In ACARL, this style of racing combines traditional track racing and mountain/touge/drift racing in one entire race course. The course is split into four parts, the starting road track, the uphill pass, the downhill pass, and the returning road track. The courses all around can be up to 8, 10, or even up to 12 miles long. Therefore, each section is either 2, 2.5, or 3 miles long.
The drivers race all four of these sections for an entire lap. Each race is up to 40-60 laps long, sometimes more, and there are 60 drivers in all. On the road tracks, drivers are not allowed to drift, but on the mountain passes they can.
So my question is, how long can tires last under these conditions? I'm no expert on mechanics or car maintenance. I'm just a writer writing down my imagination because I like cars and racing and I want to get this as accurately as possible. So any help you guys can give me I would really appreciate.
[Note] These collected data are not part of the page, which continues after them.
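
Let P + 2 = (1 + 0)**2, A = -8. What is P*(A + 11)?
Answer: -3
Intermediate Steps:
P = -1 (P = -2 + (1 + 0)**2 = -2 + 1**2 = -2 + 1 = -1)
P*(A + 11) = -(-8 + 11) = -1*3 = -3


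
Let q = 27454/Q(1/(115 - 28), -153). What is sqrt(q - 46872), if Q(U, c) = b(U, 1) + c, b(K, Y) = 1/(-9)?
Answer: 21*I*sqrt(18031)/13 ≈ 216.91*I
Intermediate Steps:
b(K, Y) = -1/9
Q(U, c) = -1/9 + c
q = -2331/13 (q = 27454/(-1/9 - 153) = 27454/(-1378/9) = 27454*(-9/1378) = -2331/13 ≈ -179.31)
sqrt(q - 46872) = sqrt(-2331/13 - 46872) = sqrt(-611667/13) = 21*I*sqrt(18031)/13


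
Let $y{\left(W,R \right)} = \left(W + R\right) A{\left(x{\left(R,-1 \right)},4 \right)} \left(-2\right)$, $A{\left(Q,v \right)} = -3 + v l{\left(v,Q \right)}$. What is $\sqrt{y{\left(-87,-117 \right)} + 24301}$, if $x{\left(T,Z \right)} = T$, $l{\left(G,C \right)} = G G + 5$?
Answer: $\sqrt{57349} \approx 239.48$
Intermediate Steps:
$l{\left(G,C \right)} = 5 + G^{2}$ ($l{\left(G,C \right)} = G^{2} + 5 = 5 + G^{2}$)
$A{\left(Q,v \right)} = -3 + v \left(5 + v^{2}\right)$
$y{\left(W,R \right)} = - 162 R - 162 W$ ($y{\left(W,R \right)} = \left(W + R\right) \left(-3 + 4 \left(5 + 4^{2}\right)\right) \left(-2\right) = \left(R + W\right) \left(-3 + 4 \left(5 + 16\right)\right) \left(-2\right) = \left(R + W\right) \left(-3 + 4 \cdot 21\right) \left(-2\right) = \left(R + W\right) \left(-3 + 84\right) \left(-2\right) = \left(R + W\right) 81 \left(-2\right) = \left(81 R + 81 W\right) \left(-2\right) = - 162 R - 162 W$)
$\sqrt{y{\left(-87,-117 \right)} + 24301} = \sqrt{\left(\left(-162\right) \left(-117\right) - -14094\right) + 24301} = \sqrt{\left(18954 + 14094\right) + 24301} = \sqrt{33048 + 24301} = \sqrt{57349}$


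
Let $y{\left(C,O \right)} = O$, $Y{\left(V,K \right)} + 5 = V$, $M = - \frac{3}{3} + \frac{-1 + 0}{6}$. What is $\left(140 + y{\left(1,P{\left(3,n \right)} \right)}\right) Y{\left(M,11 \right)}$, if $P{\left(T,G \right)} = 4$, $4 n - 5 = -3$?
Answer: $-888$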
Thank you.
Posted: Oct 18 2010, 05:42 PM
Snooping as usual
Group: Advanced Members
Member No.: 32,588
Joined: Apr 13th 2009
Location: what are you doing in my swamp?
It varies enormously based on treadwear rating, suspension geometry, power, weight, driving style... Pretty much everything. DOT spec slicks won't last nearly as long, on any car, as all season touring tires.
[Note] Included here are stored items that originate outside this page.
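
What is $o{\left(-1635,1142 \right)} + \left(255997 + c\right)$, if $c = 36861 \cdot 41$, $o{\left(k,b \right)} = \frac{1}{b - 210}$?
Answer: $\frac{1647121737}{932} \approx 1.7673 \cdot 10^{6}$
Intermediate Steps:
$o{\left(k,b \right)} = \frac{1}{-210 + b}$
$c = 1511301$
$o{\left(-1635,1142 \right)} + \left(255997 + c\right) = \frac{1}{-210 + 1142} + \left(255997 + 1511301\right) = \frac{1}{932} + 1767298 = \frac{1647121737}{932}$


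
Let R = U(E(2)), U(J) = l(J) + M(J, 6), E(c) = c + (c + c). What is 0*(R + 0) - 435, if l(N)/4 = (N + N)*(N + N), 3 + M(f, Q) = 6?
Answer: -435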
Posted: Oct 18 2010, 06:11 PM
Member No.: 36,214
Joined: Aug 31st 2010
Location: Update Profile
If you want to make this as accurate as possible then none of the competitors would drift. It is much slower and would accelerate tire wear exponentially. Your events are also far too long. Using your smallest factors, 40 laps of an 8 mile circuit would take a very long time in a regular road car, especially one owned by a college student, they're also going to need to refuel and I'm pretty sure you haven't figured out a pitting strategy for them yet. Tire wear is the least of your worries right now as you need to watch some actual racing and figure out distances and race engineering first.
Posted: Jun 21 2011, 02:00 AM
IDW Senior Member
Member No.: 37,520
Joined: Jun 21st 2011
Location: aboard the Argama
To give you an idea, many touring car races/race series around the world (BTCC, WTCC, Porsche Supercup, DTM, other regional events) don't last more than 20 laps. Touring cars basically have the same bodyshells that road-going cars have, meaning they have to contend with more weight than open-wheel racers (IndyCar, GP3, GP2, Formula 1) do.
Weight in itself is already a big enemy of all things racing, which inevitably boils down to how much rubber and fuel you spend. Given, for example, that it was possible to strip an EK9 Civic-R down to 950kg, it would still require tax its tires pretty heavily as it brakes, steers and accelerates doing 20 laps around a circuit, so tire changes can get pretty common over the course of one race.
The only touring-car race series I know that's been an exception to this is Australia's V8 Supercars. That, and perhaps a lot of endurance races held in the US: the 25 Hours of Thunderhill is a good example. It would be great if one could follow several races of this type and see an average number of pit stops for tires.